Seven-year-old Bella, five-year-old Maddy, and four-year-old Kate adore Disney’s ‘Frozen.’ From books, birthday parties to bedroom doors, the girls just can’t ‘Let it Go.’
“I do know it came out on iTunes first. We bought it there, then it came out on Amazon instant video. We bought it there, then it came out on DVD, and we bought it there as well because we couldn’t get it soon enough for the girls,” said Danielle Littel, Paw Paw, Mich.
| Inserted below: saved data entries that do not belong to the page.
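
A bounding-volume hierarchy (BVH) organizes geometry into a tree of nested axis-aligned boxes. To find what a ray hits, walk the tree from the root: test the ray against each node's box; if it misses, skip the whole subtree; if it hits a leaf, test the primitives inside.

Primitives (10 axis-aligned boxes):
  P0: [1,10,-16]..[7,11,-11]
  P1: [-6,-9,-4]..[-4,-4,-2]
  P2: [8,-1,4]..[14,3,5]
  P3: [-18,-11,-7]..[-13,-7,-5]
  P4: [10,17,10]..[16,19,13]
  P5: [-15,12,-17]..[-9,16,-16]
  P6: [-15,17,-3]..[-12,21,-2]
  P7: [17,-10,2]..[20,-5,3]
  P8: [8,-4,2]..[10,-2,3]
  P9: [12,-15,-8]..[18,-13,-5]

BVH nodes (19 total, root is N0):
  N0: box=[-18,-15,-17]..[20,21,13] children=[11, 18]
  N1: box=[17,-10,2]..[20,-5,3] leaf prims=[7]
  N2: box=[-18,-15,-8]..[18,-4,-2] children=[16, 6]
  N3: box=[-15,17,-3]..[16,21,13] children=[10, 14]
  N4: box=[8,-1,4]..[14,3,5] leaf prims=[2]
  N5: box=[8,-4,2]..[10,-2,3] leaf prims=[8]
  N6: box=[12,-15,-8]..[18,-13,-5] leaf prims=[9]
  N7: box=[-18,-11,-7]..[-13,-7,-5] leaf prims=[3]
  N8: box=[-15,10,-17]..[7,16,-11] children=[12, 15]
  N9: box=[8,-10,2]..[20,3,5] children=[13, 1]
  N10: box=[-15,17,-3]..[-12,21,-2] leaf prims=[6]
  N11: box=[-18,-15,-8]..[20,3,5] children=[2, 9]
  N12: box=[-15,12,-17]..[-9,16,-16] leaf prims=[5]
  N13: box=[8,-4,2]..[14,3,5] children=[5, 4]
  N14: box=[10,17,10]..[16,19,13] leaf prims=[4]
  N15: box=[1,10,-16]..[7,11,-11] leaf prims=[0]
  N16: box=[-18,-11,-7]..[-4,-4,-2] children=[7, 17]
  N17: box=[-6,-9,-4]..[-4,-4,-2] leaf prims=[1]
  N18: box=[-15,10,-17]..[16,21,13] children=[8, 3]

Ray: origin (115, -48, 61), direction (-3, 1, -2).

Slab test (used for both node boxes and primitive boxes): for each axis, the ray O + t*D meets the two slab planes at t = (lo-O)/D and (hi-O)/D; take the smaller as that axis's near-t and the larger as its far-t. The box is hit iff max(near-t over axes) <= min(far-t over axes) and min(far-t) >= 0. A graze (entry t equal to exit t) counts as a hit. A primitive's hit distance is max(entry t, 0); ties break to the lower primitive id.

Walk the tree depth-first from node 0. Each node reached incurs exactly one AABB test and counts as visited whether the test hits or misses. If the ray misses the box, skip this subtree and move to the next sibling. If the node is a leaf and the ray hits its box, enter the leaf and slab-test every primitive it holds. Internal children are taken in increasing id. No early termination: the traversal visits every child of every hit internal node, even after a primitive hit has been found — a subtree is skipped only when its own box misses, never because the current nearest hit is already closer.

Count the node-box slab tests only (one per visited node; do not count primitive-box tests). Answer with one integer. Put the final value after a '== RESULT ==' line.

Traverse from the root:
N0 x:[95/3,133/3] y:[33,69] z:[24,39] -> hit [33,39], descend [11, 18]
  N11 x:[95/3,133/3] y:[33,51] z:[28,69/2] -> hit [33,69/2], descend [2, 9]
    N2 x:[97/3,133/3] y:[33,44] z:[63/2,69/2] -> hit [33,69/2], descend [6, 16]
      N6 x:[97/3,103/3] y:[33,35] z:[33,69/2] -> hit [33,103/3] leaf, test {P9@t=33}
      N16 x:[119/3,133/3] y:[37,44] z:[63/2,34] -> miss, prune
    N9 x:[95/3,107/3] y:[38,51] z:[28,59/2] -> miss, prune
  N18 x:[33,130/3] y:[58,69] z:[24,39] -> miss, prune

Summary -> nodes [0, 11, 2, 6, 16, 9, 18]; box-tests=7; leaf-entries=1; first=P9

== RESULT ==
7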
Now, you’ve probably seen this young woman before — 18-year-old Anna Faith Carlson of Florida. In one of those things that tends to happen on the Internet, Anna has been made famous by her resemblance to Princess Elsa from the animated movie.
Soon Anna, as Elsa, started making appearances with her sister to help cheer up sick kids.
Meanwhile, back in Michigan, Kate Littel’s parents were coming to terms with a difficult reality – an extremely rare condition was about to force them to amputate the lower part of her leg.
“As I was taking her down to the operating room, I was holding her and she was just crying on my shoulder saying, ‘Mommy I’m so scared.’ All the doctors are looking at us. I’m sobbing. She’s sobbing. It really hit her then,” said Littel.
But social media was already back to work. Friends and family had raised money to help the family travel to the Mayo Clinic for the procedure and put them in touch with just the girls who could brighten up their daughter’s recovery time in the hospital.
For more than three hours, the ‘characters’ met with Kate and other patients, signing autographs, reading, and of course, singing their characters’ famous songs.
The visit was designed to help the kids feel special and try to forget their condition, if even for a short time. To Danielle Littel, it was more than a public relations boost for an aspiring actress.
“Of course they’re getting exposure. Of course it gets their names out, but I don’t believe that’s why they’re doing this. It’s an added bonus, sure, but I 100 percent believe that these two girls and their family genuinely care about other people.”
And Littel thinks that’s part of an even bigger message in an age when it’s easy to be skeptical of what we see on TV and online.
She said, “We are living in a world where there are so many good souls and so many hearts that truly care, and we really have to try and focus on that.”
It’s a story to give us hope that love really is an open door.